Von der Ansicht ausgehend, daß für belagerte Festungen, denen aller Verkehr mit der Außenwelt abgeschnitten, die Taubenpost insofern von höchster Bedeutung werden kann, als noch durch B. Nachrichten in die Festungen gelangen könnten, welche unter Umständen auf den Fortgang der Belagerung und die allgemeine Kriegslage von größtem Einfluß sein würden, wenn die Zuverlässigkeit dieses Verkehrsmittels in dauernder Friedensorganisation Gewähr finde, wurde Deutschland der erste Staat, welcher das Brieftaubenwesen in seine Heereseinrichtungen aufnahm.

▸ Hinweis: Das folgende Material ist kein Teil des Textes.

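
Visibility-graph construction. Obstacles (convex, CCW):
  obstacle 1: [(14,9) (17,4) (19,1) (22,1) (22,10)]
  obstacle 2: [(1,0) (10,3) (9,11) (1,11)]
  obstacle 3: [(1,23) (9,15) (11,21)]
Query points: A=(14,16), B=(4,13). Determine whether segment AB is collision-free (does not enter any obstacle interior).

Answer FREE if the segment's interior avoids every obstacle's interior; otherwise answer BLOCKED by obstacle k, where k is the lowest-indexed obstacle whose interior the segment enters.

FREE

Obstacle 1 [(14,9) (17,4) (19,1) (22,1) (22,10)]:
  edge (14,9)–(17,4): clear
  edge (17,4)–(19,1): clear
  edge (19,1)–(22,1): clear
  edge (22,1)–(22,10): clear
  edge (22,10)–(14,9): clear
  midpoint (9,29/2) outside
  → clear
Obstacle 2 [(1,0) (10,3) (9,11) (1,11)]:
  edge (1,0)–(10,3): clear
  edge (10,3)–(9,11): clear
  edge (9,11)–(1,11): clear
  edge (1,11)–(1,0): clear
  midpoint (9,29/2) outside
  → clear
Obstacle 3 [(1,23) (9,15) (11,21)]:
  edge (1,23)–(9,15): clear
  edge (9,15)–(11,21): clear
  edge (11,21)–(1,23): clear
  midpoint (9,29/2) outside
  → clear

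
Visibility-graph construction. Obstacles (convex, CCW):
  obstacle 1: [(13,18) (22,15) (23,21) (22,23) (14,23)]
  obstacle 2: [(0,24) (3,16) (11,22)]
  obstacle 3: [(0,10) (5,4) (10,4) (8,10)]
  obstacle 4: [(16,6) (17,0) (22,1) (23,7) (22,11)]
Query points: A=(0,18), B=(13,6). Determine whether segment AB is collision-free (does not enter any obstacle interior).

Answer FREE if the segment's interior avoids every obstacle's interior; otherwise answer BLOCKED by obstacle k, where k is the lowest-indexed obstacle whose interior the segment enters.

Obstacle 1 [(13,18) (22,15) (23,21) (22,23) (14,23)]:
  edge (13,18)–(22,15): clear
  edge (22,15)–(23,21): clear
  edge (23,21)–(22,23): clear
  edge (22,23)–(14,23): clear
  edge (14,23)–(13,18): clear
  midpoint (13/2,12) outside
  → clear
Obstacle 2 [(0,24) (3,16) (11,22)]:
  edge (0,24)–(3,16): clear
  edge (3,16)–(11,22): clear
  edge (11,22)–(0,24): clear
  midpoint (13/2,12) outside
  → clear
Obstacle 3 [(0,10) (5,4) (10,4) (8,10)]:
  edge (0,10)–(5,4): clear
  edge (5,4)–(10,4): clear
  edge (10,4)–(8,10): clear
  edge (8,10)–(0,10): clear
  midpoint (13/2,12) outside
  → clear
Obstacle 4 [(16,6) (17,0) (22,1) (23,7) (22,11)]:
  edge (16,6)–(17,0): clear
  edge (17,0)–(22,1): clear
  edge (22,1)–(23,7): clear
  edge (23,7)–(22,11): clear
  edge (22,11)–(16,6): clear
  midpoint (13/2,12) outside
  → clear

FREE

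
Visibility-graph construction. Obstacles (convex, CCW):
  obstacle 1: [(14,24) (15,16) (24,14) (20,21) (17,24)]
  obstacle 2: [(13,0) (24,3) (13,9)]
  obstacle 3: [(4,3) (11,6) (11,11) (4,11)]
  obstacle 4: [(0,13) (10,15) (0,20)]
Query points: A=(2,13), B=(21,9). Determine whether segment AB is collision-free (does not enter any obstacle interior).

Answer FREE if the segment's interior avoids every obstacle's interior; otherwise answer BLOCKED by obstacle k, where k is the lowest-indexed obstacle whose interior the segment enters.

FREE

Obstacle 1 [(14,24) (15,16) (24,14) (20,21) (17,24)]:
  edge (14,24)–(15,16): clear
  edge (15,16)–(24,14): clear
  edge (24,14)–(20,21): clear
  edge (20,21)–(17,24): clear
  edge (17,24)–(14,24): clear
  midpoint (23/2,11) outside
  → clear
Obstacle 2 [(13,0) (24,3) (13,9)]:
  edge (13,0)–(24,3): clear
  edge (24,3)–(13,9): clear
  edge (13,9)–(13,0): clear
  midpoint (23/2,11) outside
  → clear
Obstacle 3 [(4,3) (11,6) (11,11) (4,11)]:
  edge (4,3)–(11,6): clear
  edge (11,6)–(11,11): clear
  edge (11,11)–(4,11): clear
  edge (4,11)–(4,3): clear
  midpoint (23/2,11) outside
  → clear
Obstacle 4 [(0,13) (10,15) (0,20)]:
  edge (0,13)–(10,15): clear
  edge (10,15)–(0,20): clear
  edge (0,20)–(0,13): clear
  midpoint (23/2,11) outside
  → clear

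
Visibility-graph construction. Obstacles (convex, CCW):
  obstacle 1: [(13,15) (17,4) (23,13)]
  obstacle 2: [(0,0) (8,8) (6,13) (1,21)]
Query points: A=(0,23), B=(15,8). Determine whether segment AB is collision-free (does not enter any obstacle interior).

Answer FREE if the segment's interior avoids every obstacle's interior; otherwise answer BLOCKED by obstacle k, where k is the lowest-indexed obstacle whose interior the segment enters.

Obstacle 1 [(13,15) (17,4) (23,13)]:
  edge (13,15)–(17,4): clear
  edge (17,4)–(23,13): clear
  edge (23,13)–(13,15): clear
  midpoint (15/2,31/2) outside
  → clear
Obstacle 2 [(0,0) (8,8) (6,13) (1,21)]:
  edge (0,0)–(8,8): clear
  edge (8,8)–(6,13): clear
  edge (6,13)–(1,21): clear
  edge (1,21)–(0,0): clear
  midpoint (15/2,31/2) outside
  → clear

FREE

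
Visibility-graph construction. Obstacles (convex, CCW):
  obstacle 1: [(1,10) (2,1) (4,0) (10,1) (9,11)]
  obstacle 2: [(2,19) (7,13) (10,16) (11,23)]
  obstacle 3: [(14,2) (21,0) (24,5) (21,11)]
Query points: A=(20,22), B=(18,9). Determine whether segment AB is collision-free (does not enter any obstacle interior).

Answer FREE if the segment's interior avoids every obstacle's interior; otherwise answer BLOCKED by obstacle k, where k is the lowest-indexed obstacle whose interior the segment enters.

Obstacle 1 [(1,10) (2,1) (4,0) (10,1) (9,11)]:
  edge (1,10)–(2,1): clear
  edge (2,1)–(4,0): clear
  edge (4,0)–(10,1): clear
  edge (10,1)–(9,11): clear
  edge (9,11)–(1,10): clear
  midpoint (19,31/2) outside
  → clear
Obstacle 2 [(2,19) (7,13) (10,16) (11,23)]:
  edge (2,19)–(7,13): clear
  edge (7,13)–(10,16): clear
  edge (10,16)–(11,23): clear
  edge (11,23)–(2,19): clear
  midpoint (19,31/2) outside
  → clear
Obstacle 3 [(14,2) (21,0) (24,5) (21,11)]:
  edge (14,2)–(21,0): clear
  edge (21,0)–(24,5): clear
  edge (24,5)–(21,11): clear
  edge (21,11)–(14,2): clear
  midpoint (19,31/2) outside
  → clear

FREE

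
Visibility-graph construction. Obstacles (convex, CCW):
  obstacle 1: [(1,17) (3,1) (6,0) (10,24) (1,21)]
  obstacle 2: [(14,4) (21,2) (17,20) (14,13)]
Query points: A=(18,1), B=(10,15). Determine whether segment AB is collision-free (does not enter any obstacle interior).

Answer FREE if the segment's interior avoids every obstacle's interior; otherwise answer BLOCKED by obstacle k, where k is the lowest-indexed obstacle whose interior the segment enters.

Obstacle 1 [(1,17) (3,1) (6,0) (10,24) (1,21)]:
  edge (1,17)–(3,1): clear
  edge (3,1)–(6,0): clear
  edge (6,0)–(10,24): clear
  edge (10,24)–(1,21): clear
  edge (1,21)–(1,17): clear
  midpoint (14,8) outside
  → clear
Obstacle 2 [(14,4) (21,2) (17,20) (14,13)]:
  edge (14,4)–(21,2): crosses AB
  edge (21,2)–(17,20): clear
  edge (17,20)–(14,13): clear
  edge (14,13)–(14,4): crosses AB
  → BLOCKED

BLOCKED by obstacle 2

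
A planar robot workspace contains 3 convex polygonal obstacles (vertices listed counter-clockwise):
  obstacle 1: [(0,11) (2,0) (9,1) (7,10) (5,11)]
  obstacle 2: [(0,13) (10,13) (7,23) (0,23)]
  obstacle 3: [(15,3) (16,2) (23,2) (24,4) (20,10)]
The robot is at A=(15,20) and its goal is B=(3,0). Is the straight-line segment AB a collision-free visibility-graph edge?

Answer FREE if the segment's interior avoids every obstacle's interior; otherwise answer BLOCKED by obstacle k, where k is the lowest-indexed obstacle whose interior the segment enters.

BLOCKED by obstacle 1

Obstacle 1 [(0,11) (2,0) (9,1) (7,10) (5,11)]:
  edge (0,11)–(2,0): clear
  edge (2,0)–(9,1): crosses AB
  edge (9,1)–(7,10): crosses AB
  edge (7,10)–(5,11): clear
  edge (5,11)–(0,11): clear
  → BLOCKED
Obstacle 2 [(0,13) (10,13) (7,23) (0,23)]:
  edge (0,13)–(10,13): clear
  edge (10,13)–(7,23): clear
  edge (7,23)–(0,23): clear
  edge (0,23)–(0,13): clear
  midpoint (9,10) outside
  → clear
Obstacle 3 [(15,3) (16,2) (23,2) (24,4) (20,10)]:
  edge (15,3)–(16,2): clear
  edge (16,2)–(23,2): clear
  edge (23,2)–(24,4): clear
  edge (24,4)–(20,10): clear
  edge (20,10)–(15,3): clear
  midpoint (9,10) outside
  → clear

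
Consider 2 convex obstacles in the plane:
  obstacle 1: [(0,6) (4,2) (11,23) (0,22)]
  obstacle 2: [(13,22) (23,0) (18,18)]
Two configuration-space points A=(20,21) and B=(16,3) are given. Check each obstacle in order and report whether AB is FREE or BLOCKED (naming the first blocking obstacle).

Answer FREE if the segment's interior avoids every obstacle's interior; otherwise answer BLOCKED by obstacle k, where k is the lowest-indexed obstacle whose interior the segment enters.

Obstacle 1 [(0,6) (4,2) (11,23) (0,22)]:
  edge (0,6)–(4,2): clear
  edge (4,2)–(11,23): clear
  edge (11,23)–(0,22): clear
  edge (0,22)–(0,6): clear
  midpoint (18,12) outside
  → clear
Obstacle 2 [(13,22) (23,0) (18,18)]:
  edge (13,22)–(23,0): crosses AB
  edge (23,0)–(18,18): crosses AB
  edge (18,18)–(13,22): clear
  → BLOCKED

BLOCKED by obstacle 2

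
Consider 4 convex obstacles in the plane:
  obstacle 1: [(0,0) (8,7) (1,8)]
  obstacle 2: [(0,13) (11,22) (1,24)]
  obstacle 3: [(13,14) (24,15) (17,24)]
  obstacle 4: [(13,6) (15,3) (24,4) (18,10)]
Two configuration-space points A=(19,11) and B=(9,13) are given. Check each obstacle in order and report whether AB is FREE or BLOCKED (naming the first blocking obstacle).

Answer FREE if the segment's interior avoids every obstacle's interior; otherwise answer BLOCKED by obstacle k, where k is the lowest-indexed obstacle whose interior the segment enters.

Obstacle 1 [(0,0) (8,7) (1,8)]:
  edge (0,0)–(8,7): clear
  edge (8,7)–(1,8): clear
  edge (1,8)–(0,0): clear
  midpoint (14,12) outside
  → clear
Obstacle 2 [(0,13) (11,22) (1,24)]:
  edge (0,13)–(11,22): clear
  edge (11,22)–(1,24): clear
  edge (1,24)–(0,13): clear
  midpoint (14,12) outside
  → clear
Obstacle 3 [(13,14) (24,15) (17,24)]:
  edge (13,14)–(24,15): clear
  edge (24,15)–(17,24): clear
  edge (17,24)–(13,14): clear
  midpoint (14,12) outside
  → clear
Obstacle 4 [(13,6) (15,3) (24,4) (18,10)]:
  edge (13,6)–(15,3): clear
  edge (15,3)–(24,4): clear
  edge (24,4)–(18,10): clear
  edge (18,10)–(13,6): clear
  midpoint (14,12) outside
  → clear

FREE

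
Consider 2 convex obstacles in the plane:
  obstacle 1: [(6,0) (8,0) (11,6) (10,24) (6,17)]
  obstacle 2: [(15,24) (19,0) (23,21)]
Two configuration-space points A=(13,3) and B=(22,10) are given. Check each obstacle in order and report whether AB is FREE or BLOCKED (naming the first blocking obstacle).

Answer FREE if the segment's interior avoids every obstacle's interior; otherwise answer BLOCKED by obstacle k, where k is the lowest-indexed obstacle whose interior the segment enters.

BLOCKED by obstacle 2

Obstacle 1 [(6,0) (8,0) (11,6) (10,24) (6,17)]:
  edge (6,0)–(8,0): clear
  edge (8,0)–(11,6): clear
  edge (11,6)–(10,24): clear
  edge (10,24)–(6,17): clear
  edge (6,17)–(6,0): clear
  midpoint (35/2,13/2) outside
  → clear
Obstacle 2 [(15,24) (19,0) (23,21)]:
  edge (15,24)–(19,0): crosses AB
  edge (19,0)–(23,21): crosses AB
  edge (23,21)–(15,24): clear
  → BLOCKED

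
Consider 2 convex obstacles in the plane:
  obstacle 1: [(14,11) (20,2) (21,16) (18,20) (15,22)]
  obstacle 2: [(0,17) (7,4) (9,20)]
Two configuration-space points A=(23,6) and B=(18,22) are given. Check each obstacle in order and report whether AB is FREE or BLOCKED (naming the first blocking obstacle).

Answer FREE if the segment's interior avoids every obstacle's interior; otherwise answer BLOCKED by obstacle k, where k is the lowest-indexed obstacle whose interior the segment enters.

Obstacle 1 [(14,11) (20,2) (21,16) (18,20) (15,22)]:
  edge (14,11)–(20,2): clear
  edge (20,2)–(21,16): crosses AB
  edge (21,16)–(18,20): crosses AB
  edge (18,20)–(15,22): clear
  edge (15,22)–(14,11): clear
  → BLOCKED
Obstacle 2 [(0,17) (7,4) (9,20)]:
  edge (0,17)–(7,4): clear
  edge (7,4)–(9,20): clear
  edge (9,20)–(0,17): clear
  midpoint (41/2,14) outside
  → clear

BLOCKED by obstacle 1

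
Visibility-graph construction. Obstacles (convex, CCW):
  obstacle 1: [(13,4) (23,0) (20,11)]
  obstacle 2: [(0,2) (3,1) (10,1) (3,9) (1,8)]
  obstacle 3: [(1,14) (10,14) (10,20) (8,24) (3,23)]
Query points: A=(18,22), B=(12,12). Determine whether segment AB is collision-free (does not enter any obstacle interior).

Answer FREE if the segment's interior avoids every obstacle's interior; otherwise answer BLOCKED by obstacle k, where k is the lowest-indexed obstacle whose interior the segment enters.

Obstacle 1 [(13,4) (23,0) (20,11)]:
  edge (13,4)–(23,0): clear
  edge (23,0)–(20,11): clear
  edge (20,11)–(13,4): clear
  midpoint (15,17) outside
  → clear
Obstacle 2 [(0,2) (3,1) (10,1) (3,9) (1,8)]:
  edge (0,2)–(3,1): clear
  edge (3,1)–(10,1): clear
  edge (10,1)–(3,9): clear
  edge (3,9)–(1,8): clear
  edge (1,8)–(0,2): clear
  midpoint (15,17) outside
  → clear
Obstacle 3 [(1,14) (10,14) (10,20) (8,24) (3,23)]:
  edge (1,14)–(10,14): clear
  edge (10,14)–(10,20): clear
  edge (10,20)–(8,24): clear
  edge (8,24)–(3,23): clear
  edge (3,23)–(1,14): clear
  midpoint (15,17) outside
  → clear

FREE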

Da die Taube für den Flug in einer bestimmten Richtung dressiert wird, so muß man für eine solche so viel Tauben bereit halten, daß sie, kurz vor Beginn einer Belagerung vom Heimatsschlag nach dem andern Endort der Fluglinie geschafft, für die mutmaßliche Dauer der Belagerung den Nachrichtendienst versehen können. Man rechnet für eine Linie gewöhnlich 200-250 Tauben und muß dann für jede Linie, auf welcher man Verkehr unterhalten will, diese Zahl Tauben bereit halten, so daß für vier Linien ein Taubenschlag von 1000 Köpfen erforderlich ist. Sind alle Tauben in ihren Heimatsschlag zurückgekehrt, so bleibt nur übrig, dieselben für weitern Verkehr mittels Luftballons wieder hinauszuschaffen.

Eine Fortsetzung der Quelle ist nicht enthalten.